Re: [Outside Secondhand Books & Cafe: Misha & Sadie]
As Misha's drink proved, he was real fond of sugary things, but the mocha was 'nough for him, and he hadn't got anything for himself to take on. He just sat and talked, remembering New York some. Life there, it had some real good memories for the boy with a 10-year gap in any kind of memories made. Course, it had all ended real awful, but that awful had brung him here, and it made him think on how his foster momma always said God opened a window when he closed a door. He didn't like thinking on her much, on his foster momma, but the saying seemed real appropriate in the here and the now.
He raised a brow when she said she'd done something similar to his faux pas, and that was encouragement for her to tell her tale. She slipped right into storytelling after, and he tried to imagine her real small and found it was plenty easy to picture her with a fiddle in her hand. But the story, it moved onto girls that were pretty, and Misha chuckled some at real awful timing. He almost hid his own hands, on account of they didn't have one callous or scar on them, despite all that fiddle playing. He didn't spend much time 'round folks that would notice his hands or their lack of marring, but he reckoned he would draw more attention by tucking his hands under the table out of the blue, and so he didn't do a thing with them.
"Did you ask her to step out once your hands were better some?" he asked, and then he tipped his chin in the direction of the town churches. "We got churches, both Protestant and Catholic. I go to the Catholic one, and the services are real fine, but I heard good things 'bout the Protestant one too." That wasn't fibbing, and Misha reckoned any way folks came to their Lord was just fine, and that even included said Lord being called by a different name.

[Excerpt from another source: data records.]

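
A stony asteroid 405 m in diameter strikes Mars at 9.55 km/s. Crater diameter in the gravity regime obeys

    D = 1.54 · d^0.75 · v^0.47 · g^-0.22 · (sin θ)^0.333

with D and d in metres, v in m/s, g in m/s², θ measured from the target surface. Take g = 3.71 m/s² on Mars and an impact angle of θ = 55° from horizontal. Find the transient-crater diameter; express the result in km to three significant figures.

D ≈ 7.24 km

In SI units: v = 9550 m/s.
d^0.75 = 405^0.75 = 90.28
v^0.47 = 9550^0.47 = 74.23
g^-0.22 = 3.71^-0.22 = 0.7494
(sin 55°)^0.333 = 0.8192^0.333 = 0.9357
D = 1.54 × 90.28 × 74.23 × 0.7494 × 0.9357 = 7237 m
   = 7.237 km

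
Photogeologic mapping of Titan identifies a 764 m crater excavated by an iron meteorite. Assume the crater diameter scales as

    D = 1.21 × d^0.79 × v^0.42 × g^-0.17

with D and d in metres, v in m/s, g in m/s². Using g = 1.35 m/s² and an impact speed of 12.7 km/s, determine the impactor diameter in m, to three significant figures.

d ≈ 24.6 m

Rearranging for d: d = [D / (1.21 · 12700^0.42 · 1.35^-0.17)]^(1/0.79).
12700^0.42 = 52.92
1.35^-0.17 = 0.9503
Denominator = 1.21 × 52.92 × 0.9503 = 60.85
D / 60.85 = 764 / 60.85 = 12.56
d = 12.56^(1/0.79) = 12.56^1.2658 = 24.61 m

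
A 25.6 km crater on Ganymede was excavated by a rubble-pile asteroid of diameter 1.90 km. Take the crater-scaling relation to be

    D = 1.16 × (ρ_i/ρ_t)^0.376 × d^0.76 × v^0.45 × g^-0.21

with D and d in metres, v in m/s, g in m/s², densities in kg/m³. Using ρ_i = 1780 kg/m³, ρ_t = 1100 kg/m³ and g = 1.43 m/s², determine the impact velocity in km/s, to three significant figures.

Rearranging for v: v = [D / (1.16 · (1780/1100)^0.376 · 1900^0.76 · 1.43^-0.21)]^(1/0.45).
D = 25600 m.
(1780/1100)^0.376 = 1.198
1900^0.76 = 310.4
1.43^-0.21 = 0.9276
Denominator = 1.16 × 1.198 × 310.4 × 0.9276 = 400.1
D / 400.1 = 25600 / 400.1 = 63.98
v = 63.98^(1/0.45) = 63.98^2.2222 = 10313 m/s

v ≈ 10.3 km/s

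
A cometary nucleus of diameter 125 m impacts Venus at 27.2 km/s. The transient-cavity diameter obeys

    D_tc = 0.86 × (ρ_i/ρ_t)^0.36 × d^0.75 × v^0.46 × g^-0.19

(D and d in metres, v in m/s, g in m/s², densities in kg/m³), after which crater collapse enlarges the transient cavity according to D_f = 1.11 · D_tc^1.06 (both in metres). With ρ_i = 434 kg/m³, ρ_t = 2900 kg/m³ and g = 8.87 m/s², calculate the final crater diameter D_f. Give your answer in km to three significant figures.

D_f ≈ 1.99 km

v = 27200 m/s.
(ρ_i/ρ_t)^0.36 = (434/2900)^0.36 = 0.5047
d^0.75 = 125^0.75 = 37.38
v^0.46 = 27200^0.46 = 109.6
g^-0.19 = 8.87^-0.19 = 0.6605
D_tc = 0.86 × 0.5047 × 37.38 × 109.6 × 0.6605 = 1175 m
D_f = 1.11 × (1175)^1.06 = 1993 m
     = 1.993 km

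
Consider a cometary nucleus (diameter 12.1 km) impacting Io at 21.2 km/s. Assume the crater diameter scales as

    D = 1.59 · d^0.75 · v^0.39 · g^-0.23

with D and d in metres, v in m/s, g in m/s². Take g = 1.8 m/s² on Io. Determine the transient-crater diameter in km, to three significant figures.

In SI units: d = 12100 m, v = 21200 m/s.
d^0.75 = 12100^0.75 = 1154
v^0.39 = 21200^0.39 = 48.67
g^-0.23 = 1.8^-0.23 = 0.8735
D = 1.59 × 1154 × 48.67 × 0.8735 = 78006 m
   = 78.01 km

D ≈ 78.0 km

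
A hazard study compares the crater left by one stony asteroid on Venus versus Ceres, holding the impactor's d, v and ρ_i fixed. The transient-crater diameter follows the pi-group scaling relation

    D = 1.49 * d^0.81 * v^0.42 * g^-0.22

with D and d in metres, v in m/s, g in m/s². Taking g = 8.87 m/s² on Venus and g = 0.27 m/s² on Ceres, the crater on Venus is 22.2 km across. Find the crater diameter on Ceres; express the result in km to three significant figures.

D ≈ 47.9 km

All impactor-dependent factors cancel in the ratio, leaving D_Ceres/D_Venus = (g_Ceres/g_Venus)^-0.22.
(0.27/8.87)^-0.22 = 0.03044^-0.22 = 2.156
D_Ceres = 2.156 × 22.2 km = 47.9 km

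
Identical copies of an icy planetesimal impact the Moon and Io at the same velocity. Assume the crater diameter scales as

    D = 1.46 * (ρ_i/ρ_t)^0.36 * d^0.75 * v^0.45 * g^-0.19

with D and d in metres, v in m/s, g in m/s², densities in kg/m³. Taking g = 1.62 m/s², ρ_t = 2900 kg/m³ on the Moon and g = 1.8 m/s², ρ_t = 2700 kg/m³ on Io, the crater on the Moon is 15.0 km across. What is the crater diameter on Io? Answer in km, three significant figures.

D ≈ 15.1 km

The impactor-only factors (d, v, ρ_i) cancel in the ratio, leaving D_Io/D_Moon = (g_Io/g_Moon)^-0.19 · (ρ_t,Moon/ρ_t,Io)^0.36.
(1.8/1.62)^-0.19 = 1.111^-0.19 = 0.9802
(2900/2700)^0.36 = 1.074^0.36 = 1.026
Ratio = 0.9802 × 1.026 = 1.006
D_Io = 1.006 × 15.0 km = 15.1 km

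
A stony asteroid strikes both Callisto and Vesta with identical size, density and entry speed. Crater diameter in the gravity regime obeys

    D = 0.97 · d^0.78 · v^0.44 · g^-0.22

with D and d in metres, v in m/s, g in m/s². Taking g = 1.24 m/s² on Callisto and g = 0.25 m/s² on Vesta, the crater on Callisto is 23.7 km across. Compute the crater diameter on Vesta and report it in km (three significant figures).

D ≈ 33.7 km

All impactor-dependent factors cancel in the ratio, leaving D_Vesta/D_Callisto = (g_Vesta/g_Callisto)^-0.22.
(0.25/1.24)^-0.22 = 0.2016^-0.22 = 1.422
D_Vesta = 1.422 × 23.7 km = 33.7 km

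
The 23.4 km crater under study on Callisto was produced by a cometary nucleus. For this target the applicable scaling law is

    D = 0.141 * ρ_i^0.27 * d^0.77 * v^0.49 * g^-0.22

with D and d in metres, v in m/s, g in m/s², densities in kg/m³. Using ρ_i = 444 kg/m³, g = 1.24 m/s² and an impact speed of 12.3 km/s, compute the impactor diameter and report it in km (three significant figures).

Rearranging for d: d = [D / (0.141 · 444^0.27 · 12300^0.49 · 1.24^-0.22)]^(1/0.77).
D = 23400 m.
444^0.27 = 5.186
12300^0.49 = 100.9
1.24^-0.22 = 0.9538
Denominator = 0.141 × 5.186 × 100.9 × 0.9538 = 70.37
D / 70.37 = 23400 / 70.37 = 332.5
d = 332.5^(1/0.77) = 332.5^1.2987 = 1884 m

d ≈ 1.88 km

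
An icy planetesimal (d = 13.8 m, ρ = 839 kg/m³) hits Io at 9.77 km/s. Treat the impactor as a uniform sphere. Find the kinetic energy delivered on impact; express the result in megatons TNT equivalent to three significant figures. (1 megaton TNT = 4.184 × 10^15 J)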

His phone dinged, and he glanced at it real quick, knowing it would be Damian's return text. He typed some, and then he looked up at her. "That's Damian. He'll be ready to see you come Monday," he told her, and he tried to think on a good tale to wrap up with. "When I first come here, and when I first come to the Carnival, it was owned by the man I said, by Eddie, and he did all these real thrilling animatronic shows, and I was real intimidated. I'm just turning 21 this month, and I hadn't met no one like him then. I auditioned fine, and I got my job, and the first night I stepped out there and the whole place was filled. The stage, it's dead center, and all them folks are right up where you can see, and I forgot how to fiddle. I plain forgot, and I couldn't recall a thing, so all I could think to do was sing, and the only damn thing that came to mind was Amazing Grace. Well, I sung it, and that crowd joined in halfway through, and it was the most uplifting performance I ever done to this day."
He grinned at her. "One more from you, and then I best go on. I got to get myself to the Capital 'fore long." He nodded toward his phone, which was on the table 'tween them. "I got to find someplace nice to go dancing since I asked my boy on a date 'fore fixing a spot."